Kings Bowl, Orlando, Fla.

In addition to the 22 lanes and a lengthy dress code, Kings has a full-service, chef-driven restaurant and two bars that serve signature cocktails and wines by the glass and bottle.

Best bites: Cajun grouper sliders ($10 for two, $13 for three) and the kingpin club wrap ($11)

Impressive entrees: Brazilian fish stew ($18) with grouper, shrimp, tomatoes, peppers, onions, fresh cilantro, coconut milk, white rice and grilled bread; 16-ounce rib-eye steak ($26) with mashed potatoes, asparagus and fried onion strings.

Splitsville Luxury Lanes, Lake Buena Vista, Fla.

In addition to the 30 lanes on the two levels of entertainment space, the menu is guided by award-winning Boston chef Tim Cushman.
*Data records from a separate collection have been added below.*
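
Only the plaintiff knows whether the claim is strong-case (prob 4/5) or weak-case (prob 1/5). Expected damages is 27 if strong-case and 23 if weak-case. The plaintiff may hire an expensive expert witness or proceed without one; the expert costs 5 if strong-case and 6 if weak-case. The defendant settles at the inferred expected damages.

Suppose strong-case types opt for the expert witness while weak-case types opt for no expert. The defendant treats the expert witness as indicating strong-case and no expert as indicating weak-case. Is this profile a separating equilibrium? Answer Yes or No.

No

Under these beliefs, the expert witness earns settlement 27 and no expert earns settlement 23.
strong-case: the expert witness nets 27 − 5 = 22; no expert nets 23. strong-case would deviate to no expert.
weak-case: the expert witness nets 27 − 6 = 21; no expert nets 23. weak-case prefers no expert.
strong-case has a profitable deviation, so the profile is not an equilibrium.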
There are two sushi bars.

Best bites: The super tuna roll ($15) with ahi tuna, tempura shrimp and cream cheese topped with seared ahi, avocado, eel sauce, tempura flakes and spicy mayo; filet mignon sliders ($14 for two) dressed with onion rings and horseradish cream

Impressive entrees: Grilled mahi-mahi with "voodoo" shrimp ($24), a blackened fillet with grilled shellfish and a spicy sauce, served with fries and vegetables; grilled salmon ($22) topped with mango chutney and served with broccoli and sushi rice.

Three Point Bowling, Orlando

This recently renovated 16-lane center isn't as retro hip as the others but it does have a chef on staff and touts a "Chef's Table" for entertaining up to 20 people for only $20 per person (tax, gratuity and bowling not included) and a $5 wine corkage fee. The alley is locally owned and independent.

Best bites: Flan dessert ($2.81) signature chili ($2.81 cup, $4.22 bowl); fried shrimp basket ($7.04), with 10 large, hand-breaded shellfish and fries.

Impressive entrees: Grilled skirt steak churrasco-style ($8.45), with chimichurri sauce with grilled onions and sweet peppers on white or yellow rice; ropa viejo ($8.45), a platter of shredded flank steak cooked in a rich tomato sauce and topped with grilled onions and peppers.